Rufus Hack: I think there is a direction of travel that we’re seeing in all sports. It’s happening in cricket, in tennis, in soccer, in all of the big US sports, where people recognize that at a, at an aggregate view, the technology can make better decisions than individuals or other humans. And so ultimately, there is an ambition from all of the world’s top sports to make their sport quicker, fairer. And more balanced. And so I think the application of these technologies is a direction of travel. And now we need to be very sensitive to that it’s done in an incremental way and that it doesn’t upset the speed of the game or the traditions of the game, or how people fans in particular, really love the passion of the game. But for us, what we’re seeing is a real movement in that direction. I mean, we’ve been doing this through hawk-eye for 20 years. We started doing line calling in tennis 20 years ago. We started doing decision review systems in cricket 18 years ago. This has been a long journey for us where we’ve incremented to introduce automated officiating in lots of sports, and I think we’re now seeing this being really taken up by the US sports. And as I said, we’re having the conversations with the NFL about automated line to game and other applications. We’re having the conversations with the NBA about how they can use it potentially around the goaltending side of things we’re having conversations with hockey around automating offsides. There’s conversations, as you say, with the MLB, around how they think about automated balls and strikes. And for us, this is a direction of travel that sport is moving. We never want to take away the passion of the game and the things that make the game so special. But if technology can play a small part in making the game quicker and fairer then, for us that’s the real privilege for us to play that role.

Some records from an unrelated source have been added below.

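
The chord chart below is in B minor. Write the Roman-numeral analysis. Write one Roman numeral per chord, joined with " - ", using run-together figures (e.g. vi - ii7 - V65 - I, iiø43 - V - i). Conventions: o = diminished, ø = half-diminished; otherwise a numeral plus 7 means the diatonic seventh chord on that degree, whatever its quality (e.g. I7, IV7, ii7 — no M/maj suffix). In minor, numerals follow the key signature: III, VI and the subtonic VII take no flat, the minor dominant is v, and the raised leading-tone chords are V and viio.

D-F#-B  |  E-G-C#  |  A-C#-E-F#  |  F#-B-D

i6 - iio6 - v65 - i64

D-F#-B: root B is the tonic; minor triad there is i6.
E-G-C#: diminished triad on C# = scale degree 2 → iio6.
A-C#-E-F# has root F#, degree 5 in B minor, so v65.
F#-B-D: minor triad on B = scale degree 1 → i64.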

Conway Gittens: So for you, the slower movement toward this is not really about the argument about retaining human element or the fact that the technology is up to par for you. It’s really about maintaining the integrity of the sport or not getting fans upset.
Rufus Hack: I think, I think it’s a bit of both. I mean, we’re now in a position where we’re able to capture in sub 1 second latency, 29 skeletal parts, body parts on the athlete, which is through no wearables, purely through optical tracking, through having cameras in the stadium. So that technology has come on a lot. And we now have 400 people globally in our products and development teams who are building out computer vision AI and machine learning technology in order to get there. So the technology is coming quickly, but obviously the sport has to be ready for the application of that technology. So we started working with FIFA about eight years ago or so where we introduced it was actually in 2018 World Cup, where we introduced VAR with FIFA, and that was effectively looking to make the process of offsides clearer. But that was actually on a 90 second latency. We then in the ’22 World Cup introduced alongside them semi-automated offside, which was a circa second latency on the offside decisions. We are now working with them about introducing automated offside, which is on a one second delay. So effectively, you can see the increment over the last six to eight years, where the speed of decision making has got quicker, the accuracy has got quicker and we’ve been able to automate a lot of that. And ultimately, I think that’s the journey that a lot of the US sports are now moving on, where they look to automate some of this. But as we said, you really do need to be sensitive to your phrase comment to the integrity of the sport and make sure it matches the product on the field.